Описание охоты англичанина выполнено Жакмоном в форме изящной и в то же время беспощадной карикатуры. Следует отметить, что автор «Писем из Индии» не думал предавать их широкой огласке, писал, подчиняясь настроению. Часто точное описание фактов, свойственное перу натуралиста и геолога, сменялось красноречивыми фразами завсегдатая салона, собеседника Мериме и Стендаля. Но в подобного рода литературных эскизах Жакмону порой удавалось предельно выпукло показать сущность явления. Не случайно, что именно после комического описания охоты рождается фраза удивительной емкости и точности: «Индия есть утопия социального строя» для богачей.

Жакмон не пожелал долго оставаться в Дели и двинулся на северо-запад, к границе независимого государства сикхов. 25 марта 1830 года он встретил большой караван раджи княжества Латиах, состоявший из 17 сипаев и 400 всадников. «Я испил сладкую чашу восточного гостеприимства и пересел со своей маленькой персидской лошади на любезно предоставленного мне слона». Француз принял предложение раджи сопровождать его в качестве почетного гостя и занял свое место среди министров монарха, восседавших на слонах. «Мы двинулись в путь и вскоре очутились в пустыне.
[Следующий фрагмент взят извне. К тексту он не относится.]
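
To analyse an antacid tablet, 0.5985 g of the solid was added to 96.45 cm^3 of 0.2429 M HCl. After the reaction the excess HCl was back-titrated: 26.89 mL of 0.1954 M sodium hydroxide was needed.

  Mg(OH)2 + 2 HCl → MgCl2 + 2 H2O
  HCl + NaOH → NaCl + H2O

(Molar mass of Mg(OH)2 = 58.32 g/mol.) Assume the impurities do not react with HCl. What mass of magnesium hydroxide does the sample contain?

0.5299 g

n(HCl) added = 0.09645 × 0.2429 = 0.02343 mol
n(NaOH) used in back-titration = 0.02689 × 0.1954 = 5.254 × 10^-3 mol
n(HCl) left over = 5.254 × 10^-3 mol (1:1 ratio)
n(HCl) consumed by analyte = 0.02343 − 5.254 × 10^-3 = 0.01817 mol
From the 1:2 ratio, n(Mg(OH)2) = 1/2 × 0.01817 = 9.087 × 10^-3 mol
mass of Mg(OH)2 = 9.087 × 10^-3 × 58.32 = 0.5299 g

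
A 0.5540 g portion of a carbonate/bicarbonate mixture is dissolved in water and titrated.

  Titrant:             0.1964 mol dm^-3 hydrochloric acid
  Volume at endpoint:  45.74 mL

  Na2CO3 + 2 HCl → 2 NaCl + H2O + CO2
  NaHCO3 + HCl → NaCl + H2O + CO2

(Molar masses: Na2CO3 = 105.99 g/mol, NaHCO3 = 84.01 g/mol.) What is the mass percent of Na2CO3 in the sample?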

Это была песчаная степь с солончаками, поросшая колючим кустарником. Затем степь сменилась джунглями и я убедился, что на пути слонов почти не может быть препятствий. Они с усилием вырывали из земли деревья, под которыми не могли пройти. Слоны, как могучие тараны, проламывали в лесу пути для всадников. Когда вновь вырвались на равнину, кавалерия обошла слонов и, образовав широкий полукруг, возвратилась к свите раджи, гоня всю степную дичь по направлению к слонам. Мы убили в пути сотни куропаток и зайцев. Одна гиена и несколько кабанов были ранены, однако наши всадники не могли их догнать… Видел я и стада антилоп, но они не подпускали на расстояние ружейного выстрела. За этот день я увидел Восток больше, чем за многие месяцы пребывания в Индии».
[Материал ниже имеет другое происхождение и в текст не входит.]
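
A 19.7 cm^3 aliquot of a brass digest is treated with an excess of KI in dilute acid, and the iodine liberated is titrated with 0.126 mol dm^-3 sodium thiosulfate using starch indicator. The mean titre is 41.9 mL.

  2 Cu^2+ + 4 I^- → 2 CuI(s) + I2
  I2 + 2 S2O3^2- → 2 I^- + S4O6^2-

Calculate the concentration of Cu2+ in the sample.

0.268 mol/L

n(S2O3^2-) = 0.0419 × 0.126 = 5.28 × 10^-3 mol
n(I2) = n(S2O3^2-)/2 = 2.64 × 10^-3 mol
From the 2:1 ratio, n(Cu2+) in the aliquot = 2/1 × 2.64 × 10^-3 = 5.28 × 10^-3 mol
[Cu2+] = 5.28 × 10^-3 / 0.0197 = 0.268 mol/L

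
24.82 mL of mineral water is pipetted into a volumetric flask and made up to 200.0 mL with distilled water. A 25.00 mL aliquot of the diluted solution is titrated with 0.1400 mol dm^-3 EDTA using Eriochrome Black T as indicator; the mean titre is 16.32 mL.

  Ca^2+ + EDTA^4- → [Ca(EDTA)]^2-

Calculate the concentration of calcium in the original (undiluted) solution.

0.7364 mol/L

n(EDTA) = 0.01632 × 0.1400 = 2.285 × 10^-3 mol
n(Ca2+) in the aliquot = 2.285 × 10^-3 mol (1:1 ratio)
[Ca2+]_dilute = 2.285 × 10^-3 / 0.02500 = 0.09139 mol/L
Dilution factor = 200.0 / 24.82 = 8.058
[Ca2+]_stock = 0.09139 × 8.058 = 0.7364 mol/L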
На привале Жакмон оказался в руках опытного банщика, который «искусно обрызгал его плечи и грудь холодной водой». Затем, облаченный в легкие одежды, он был приведен в огромный шатер, освещенный, как бальный зал. «Бутылки летали вокруг нас, как куропатки в степи. Вода вообще отсутствовала, те, у кого слабые головы, пьют бордо — оно не считается вином, шампанское рассматривается как приятный напиток, нечто среднее между водой и вином. Последнее название сохраняется за испанскими и португальскими винами». Трапеза продолжалась несколько часов и сопровождалась пением и танцами. «Я еще недостаточно индиец, чтобы понять это искусство», — признаётся Жакмон. «Говорят, что взрывы громкого крика, которые как бы пронзают через определенные интервалы еле слышный жалобный шёпот, нравятся своей особой манерой тем, кто способен на время забыть ритм и мелодию европейской музыки. Но индийский танец для меня уже наиболее грациозный и обворожительный в мире. Наши балетные антраша и пируэты примитивны по сравнению с индийским танцем, так же как прыжки индейцев Южного Моря или забавные ужимки африканских дикарей».